Hace algunos días, desde el CEP se levantaron voces poniéndole paños fríos a la reforma tributaria que ha planteado el Gobierno como condición para reimpulsar el crecimiento. No se entiende esta “suerte de obsesión” con esta cuestión —expresó su director— cuando el legado de la actual administración no depende de sus reformas. En aras de conseguir el apoyo del Congreso —agregó su economista senior—, la reforma “se ha desdibujado tanto que podría no valer la pena”. Quizás estas opiniones tenían como propósito adelantarse y volver menos traumático un eventual rechazo a la idea de legislar, lo que felizmente no sucedió; pero, más allá de esta circunstancia, hay aquí un punto de vista al que hay que prestar atención.

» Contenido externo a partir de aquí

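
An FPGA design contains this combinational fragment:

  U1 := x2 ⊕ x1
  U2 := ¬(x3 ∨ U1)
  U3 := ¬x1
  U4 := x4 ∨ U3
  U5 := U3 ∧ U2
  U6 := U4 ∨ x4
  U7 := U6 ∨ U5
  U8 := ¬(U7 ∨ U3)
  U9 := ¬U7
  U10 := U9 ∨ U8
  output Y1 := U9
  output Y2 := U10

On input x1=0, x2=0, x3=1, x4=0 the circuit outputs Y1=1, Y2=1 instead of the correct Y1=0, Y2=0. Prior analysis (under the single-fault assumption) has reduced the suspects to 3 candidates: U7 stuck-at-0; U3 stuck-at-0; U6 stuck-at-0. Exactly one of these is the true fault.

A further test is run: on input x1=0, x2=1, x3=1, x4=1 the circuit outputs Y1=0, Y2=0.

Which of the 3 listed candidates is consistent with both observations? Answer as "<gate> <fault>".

U3 stuck-at-0

Evaluate each candidate on input x1=0, x2=1, x3=1, x4=1:
  U7 stuck-at-0: U1=1, U2=0, U3=1, U4=1, U5=0, U6=1, U7=0 [stuck-at-0], U8=0, U9=1, U10=1 → Y1=1, Y2=1 — eliminated
  U3 stuck-at-0: U1=1, U2=0, U3=0 [stuck-at-0], U4=1, U5=0, U6=1, U7=1, U8=0, U9=0, U10=0 → Y1=0, Y2=0 — matches
  U6 stuck-at-0: U1=1, U2=0, U3=1, U4=1, U5=0, U6=0 [stuck-at-0], U7=0, U8=0, U9=1, U10=1 → Y1=1, Y2=1 — eliminated
Only U3 stuck-at-0 reproduces the observed Y1=0, Y2=0.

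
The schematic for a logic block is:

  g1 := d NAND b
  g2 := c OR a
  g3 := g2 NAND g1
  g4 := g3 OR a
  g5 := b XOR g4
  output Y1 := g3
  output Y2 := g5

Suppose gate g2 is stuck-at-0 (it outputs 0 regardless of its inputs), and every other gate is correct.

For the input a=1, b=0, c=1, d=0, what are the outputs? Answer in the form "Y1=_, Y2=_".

Propagate with g2 forced: g1=1, g2=0 [stuck-at-0], g3=1, g4=1, g5=1.
So the outputs are Y1=1, Y2=1. (Without the fault they would be Y1=0, Y2=1.)

Y1=1, Y2=1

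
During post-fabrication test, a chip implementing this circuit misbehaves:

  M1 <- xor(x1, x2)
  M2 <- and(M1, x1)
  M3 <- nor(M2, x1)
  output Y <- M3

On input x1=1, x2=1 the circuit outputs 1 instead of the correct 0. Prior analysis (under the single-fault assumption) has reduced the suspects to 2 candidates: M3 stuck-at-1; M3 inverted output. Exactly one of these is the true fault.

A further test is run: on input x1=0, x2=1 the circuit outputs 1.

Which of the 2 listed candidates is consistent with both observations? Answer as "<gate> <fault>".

M3 stuck-at-1

Evaluate each candidate on input x1=0, x2=1:
  M3 stuck-at-1: M1=1, M2=0, M3=1 [stuck-at-1] → 1 — matches
  M3 inverted output: M1=1, M2=0, M3=0 [inverted output] → 0 — eliminated
Only M3 stuck-at-1 reproduces the observed 1.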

Partamos por lo más simple: efectivamente la ciudadanía no juzgará a la administración Piñera por el número y profundidad de las reformas estructurales que realice. Para cambios de este tipo es mejor la izquierda, y con Bachelet la cuota se superó con creces. Es tiempo de un descanso. Lo que hoy se pide es buena gestión y pequeños correctivos que mejoren la eficiencia en áreas críticas. En cierto momento se crearon expectativas respecto de La Araucanía, pero ha vuelto a imponerse el fatalismo. La excepción podría ser pensiones, que es un tema que se viene tomando la agenda de la gente. Hace bien entonces el director del CEP cuando recomienda al Gobierno no emborracharse con la “reformitis” y enfocarse en iniciativas de orden administrativo que respondan —y a la vez refuercen— conductas afines con el ethos de la derecha, como lo ha venido haciendo la ministra Cubillos en Educación.

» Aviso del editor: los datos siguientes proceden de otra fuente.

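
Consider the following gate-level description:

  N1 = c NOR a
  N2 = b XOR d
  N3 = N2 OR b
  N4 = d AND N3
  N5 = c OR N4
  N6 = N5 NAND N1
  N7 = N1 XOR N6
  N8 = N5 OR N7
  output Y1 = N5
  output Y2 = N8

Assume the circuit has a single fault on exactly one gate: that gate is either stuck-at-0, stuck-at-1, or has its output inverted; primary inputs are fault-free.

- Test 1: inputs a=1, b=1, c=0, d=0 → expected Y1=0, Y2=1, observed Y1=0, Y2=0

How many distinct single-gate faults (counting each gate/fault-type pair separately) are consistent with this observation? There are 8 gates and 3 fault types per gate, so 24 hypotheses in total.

8

Fault-free: N1=0, N2=1, N3=1, N4=0, N5=0, N6=1, N7=1, N8=1 → Y1=0, Y2=1. Observed Y1=0, Y2=0.
  N1: stuck-at-1, inverted output ✓; others ✗
  N2: none of the 3 fault types match ✗
  N3: none of the 3 fault types match ✗
  N4: none of the 3 fault types match ✗
  N5: none of the 3 fault types match ✗
  N6: stuck-at-0, inverted output ✓; others ✗
  N7: stuck-at-0, inverted output ✓; others ✗
  N8: stuck-at-0, inverted output ✓; others ✗
Consistent faults: {N1 stuck-at-1, N1 inverted output, N6 stuck-at-0, N6 inverted output, N7 stuck-at-0, N7 inverted output, N8 stuck-at-0, N8 inverted output} — 8 in all.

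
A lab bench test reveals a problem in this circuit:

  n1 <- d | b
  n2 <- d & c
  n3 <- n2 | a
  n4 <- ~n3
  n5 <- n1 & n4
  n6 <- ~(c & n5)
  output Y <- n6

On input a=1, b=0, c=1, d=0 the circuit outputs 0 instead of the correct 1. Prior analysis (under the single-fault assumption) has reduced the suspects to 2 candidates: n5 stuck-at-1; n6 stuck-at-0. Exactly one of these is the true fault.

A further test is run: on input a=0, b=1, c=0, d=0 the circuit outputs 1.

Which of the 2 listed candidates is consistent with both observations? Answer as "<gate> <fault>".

n5 stuck-at-1

Evaluate each candidate on input a=0, b=1, c=0, d=0:
  n5 stuck-at-1: n1=1, n2=0, n3=0, n4=1, n5=1 [stuck-at-1], n6=1 → 1 — matches
  n6 stuck-at-0: n1=1, n2=0, n3=0, n4=1, n5=1, n6=0 [stuck-at-0] → 0 — eliminated
Only n5 stuck-at-1 reproduces the observed 1.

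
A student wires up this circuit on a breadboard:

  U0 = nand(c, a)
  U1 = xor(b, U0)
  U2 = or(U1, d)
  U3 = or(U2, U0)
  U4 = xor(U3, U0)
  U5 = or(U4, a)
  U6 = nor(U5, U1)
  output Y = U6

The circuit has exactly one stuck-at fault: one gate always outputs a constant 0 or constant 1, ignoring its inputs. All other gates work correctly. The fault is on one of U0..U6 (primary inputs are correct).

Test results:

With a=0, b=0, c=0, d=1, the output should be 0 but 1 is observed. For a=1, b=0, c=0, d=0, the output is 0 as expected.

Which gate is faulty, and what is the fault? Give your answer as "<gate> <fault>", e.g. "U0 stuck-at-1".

U1 stuck-at-0

Fault-free values for test 1 (a=0, b=0, c=0, d=1): U0=1, U1=1, U2=1, U3=1, U4=0, U5=0, U6=0, giving Y=0. Observed 1.
Test 1: faults giving observed 1 are {U1 stuck-at-0, U6 stuck-at-1}.
Test 2 (a=1, b=0, c=0, d=0): fault-free U0=1, U1=1, U2=1, U3=1, U4=0, U5=1, U6=0 → 0; observed 0. Eliminates U6 stuck-at-1.
Only U1 stuck-at-0 is consistent with every test.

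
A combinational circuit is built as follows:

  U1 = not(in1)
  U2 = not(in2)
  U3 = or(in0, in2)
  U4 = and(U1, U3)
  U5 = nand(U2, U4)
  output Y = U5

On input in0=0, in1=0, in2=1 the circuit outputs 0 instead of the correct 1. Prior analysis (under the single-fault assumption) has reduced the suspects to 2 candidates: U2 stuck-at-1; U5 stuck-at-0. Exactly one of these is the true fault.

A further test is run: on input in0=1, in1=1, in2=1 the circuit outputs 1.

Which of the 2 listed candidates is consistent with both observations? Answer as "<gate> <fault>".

Evaluate each candidate on input in0=1, in1=1, in2=1:
  U2 stuck-at-1: U1=0, U2=1 [stuck-at-1], U3=1, U4=0, U5=1 → 1 — matches
  U5 stuck-at-0: U1=0, U2=0, U3=1, U4=0, U5=0 [stuck-at-0] → 0 — eliminated
Only U2 stuck-at-1 reproduces the observed 1.

U2 stuck-at-1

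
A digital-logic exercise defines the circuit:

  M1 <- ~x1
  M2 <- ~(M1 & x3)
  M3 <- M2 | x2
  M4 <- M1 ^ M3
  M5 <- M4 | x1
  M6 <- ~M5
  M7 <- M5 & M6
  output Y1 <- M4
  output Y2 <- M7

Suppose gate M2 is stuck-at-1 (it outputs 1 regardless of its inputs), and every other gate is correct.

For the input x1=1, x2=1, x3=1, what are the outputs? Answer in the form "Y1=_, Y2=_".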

El director del CEP también está en lo cierto cuando advierte que “no es que el Gobierno tenga la varita mágica y diga vamos a crecer”. La elección de Piñera ciertamente mejoró las expectativas —que, hay que decirlo, estaban por el suelo— y esto permitió un rebote, pero, con el correr del tiempo, las limitaciones externas e internas han vuelto a mostrar su feo rostro. Entre estas no hay que pasar por alto algo tan obvio como las ganas.
A diferencia de las generaciones anteriores, los mentados millennials simplemente no están dispuestos a romperse el lomo en aras de la abundancia económica. No tienen el hambre de sus predecesores, su deseo de acumulación, su apuro —su codicia, si prefieren—. Para ellos la vida es más vasta y no tiene la misma aceleración. No se sienten empujados a estudiar rápido para entrar a trabajar, ni a tomar cualquier empleo para iniciar pronto una carrera, ni combatir la angustia ante el futuro invirtiendo en seguridad. Se trata de vivir ahora: lo demás ya se verá.
Es algo que se ve en todos lados, no solo en los hipsters descendientes de las grandes fortunas, o en las clases santiaguinas altamente educadas. Miremos lo que pasa por ejemplo en la industria del cobre. A pesar de sus elevados sueldos, los hijos de los trabajadores no quieren seguir la huella de sus padres. De hecho, es cada vez más difícil reclutar jóvenes: estos no desean someterse a las restricciones y disciplina que exige la minería. Los que se incorporan, por lo demás, cuando encaran una negociación colectiva, son los primeros en privilegiar el “bono” en dinero contante y sonante para gastarlo aquí y ahora, por sobre otras demandas que suponen proyectarse en el largo plazo. Lo mismo sucede en todo el país y en las diversas actividades económicas.
Nada de esto va a cambiar, me temo, porque se apruebe la reforma tributaria. Por lo mismo, habría que cuidarse esta vez de abrir champagne. Como bien dice el director del CEP, “son muchas variables las que intervienen en el crecimiento de un país”. Una de ellas —quizás la que en estos nuevos tiempos se vuelve más escasa— son las malditas ganas.